Erdogan venceu todas as eleições nacionais desde que chegou ao poder em 2002, e que sempre dispôs de enormes vantagens sobre seu oponente social-democrata, como o controle da mídia, recursos estatais e a capacidade de oferecer aumentos salariais ou contas de gás gratuitas, como fez antes da eleição.

A oposição também tinha vantagens, mas a maior crise econômica em 20 anos e as ruínas de dois grandes terremotos que destacaram as fraquezas do governo parecem não ter surtido efeito.

Kemal Kiliçdaroglu desapareceu do radar por três dias antes de ressurgir com uma nova campanha à direita, mais agressiva e com discurso anti-imigrantes.
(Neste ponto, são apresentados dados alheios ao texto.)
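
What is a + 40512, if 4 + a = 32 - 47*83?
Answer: 36639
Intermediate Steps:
a = -3873 (a = -4 + (32 - 47*83) = -4 + (32 - 3901) = -4 - 3869 = -3873)
a + 40512 = -3873 + 40512 = 36639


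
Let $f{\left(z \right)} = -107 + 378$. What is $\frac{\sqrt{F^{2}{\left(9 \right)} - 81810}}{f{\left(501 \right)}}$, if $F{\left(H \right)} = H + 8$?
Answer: $\frac{i \sqrt{81521}}{271} \approx 1.0536 i$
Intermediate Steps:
$F{\left(H \right)} = 8 + H$
$f{\left(z \right)} = 271$
$\frac{\sqrt{F^{2}{\left(9 \right)} - 81810}}{f{\left(501 \right)}} = \frac{\sqrt{\left(8 + 9\right)^{2} - 81810}}{271} = \sqrt{17^{2} - 81810} \cdot \frac{1}{271} = \sqrt{289 - 81810} \cdot \frac{1}{271} = \sqrt{-81521} \cdot \frac{1}{271} = i \sqrt{81521} \cdot \frac{1}{271} = \frac{i \sqrt{81521}}{271}$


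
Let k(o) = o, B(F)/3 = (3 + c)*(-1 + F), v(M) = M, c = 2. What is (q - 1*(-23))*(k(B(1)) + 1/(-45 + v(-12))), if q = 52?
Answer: -25/19 ≈ -1.3158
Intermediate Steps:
B(F) = -15 + 15*F (B(F) = 3*((3 + 2)*(-1 + F)) = 3*(5*(-1 + F)) = 3*(-5 + 5*F) = -15 + 15*F)
(q - 1*(-23))*(k(B(1)) + 1/(-45 + v(-12))) = (52 - 1*(-23))*((-15 + 15*1) + 1/(-45 - 12)) = (52 + 23)*((-15 + 15) + 1/(-57)) = 75*(0 - 1/57) = 75*(-1/57) = -25/19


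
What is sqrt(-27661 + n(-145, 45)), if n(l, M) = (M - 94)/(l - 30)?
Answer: I*sqrt(691518)/5 ≈ 166.32*I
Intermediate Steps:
n(l, M) = (-94 + M)/(-30 + l)
sqrt(-27661 + n(-145, 45)) = sqrt(-27661 + (-94 + 45)/(-30 - 145)) = sqrt(-27661 - 49/(-175)) = sqrt(-27661 - 1/175*(-49)) = sqrt(-27661 + 7/25) = sqrt(-691518/25) = I*sqrt(691518)/5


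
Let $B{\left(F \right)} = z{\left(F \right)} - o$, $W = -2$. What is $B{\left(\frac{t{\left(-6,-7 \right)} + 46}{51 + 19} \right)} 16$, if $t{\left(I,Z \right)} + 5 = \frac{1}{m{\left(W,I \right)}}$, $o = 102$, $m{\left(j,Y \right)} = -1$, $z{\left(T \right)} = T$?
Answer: $- \frac{11360}{7} \approx -1622.9$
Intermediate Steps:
$t{\left(I,Z \right)} = -6$ ($t{\left(I,Z \right)} = -5 + \frac{1}{-1} = -5 - 1 = -6$)
$B{\left(F \right)} = -102 + F$ ($B{\left(F \right)} = F - 102 = -102 + F$)
$B{\left(\frac{t{\left(-6,-7 \right)} + 46}{51 + 19} \right)} 16 = \left(-102 + \frac{-6 + 46}{51 + 19}\right) 16 = \left(-102 + \frac{40}{70}\right) 16 = \left(-102 + 40 \cdot \frac{1}{70}\right) 16 = \left(-102 + \frac{4}{7}\right) 16 = \left(- \frac{710}{7}\right) 16 = - \frac{11360}{7}$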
Isso pode ter lhe rendido votos entre os turcos mais nacionalistas, mas sem dúvida isso custou caro nas regiões predominantemente curdas, onde os eleitores compareceram menos às urnas.

Desafios

Os desafios para os próximos cinco anos de mandato de Erdogan são imensos. Grande parte da população turca, que contabilizou 48% dos votos nessa eleição para o candidato de oposição, teme os efeitos da aliança de Erdogan com a extrema-direita e os fundamentalistas religiosos principalmente para as mulheres e os refugiados.

Um dos enigmas a partir de agora, aliás, é como Erdogan vai lidar com a questão dos migrantes. A Turquia, que lançou várias incursões contra grupos jihadistas e curdos no território sírio desde 2016, abriga 3,4 milhões de refugiados sírios que fugiram da guerra.

No início de maio, Erdogan anunciou a construção de 200.000 unidades habitacionais em treze locais no norte da Síria para permitir o retorno “voluntário” de pelo menos um milhão de pessoas. Diversos líderes dessa comunidade de refugiados em Istambul ouvidos pela RFI se dizem apavorados com a possibilidade de voltar para a Síria, porque são vigiados pela polícia de Bashar al-Assad e temem represálias.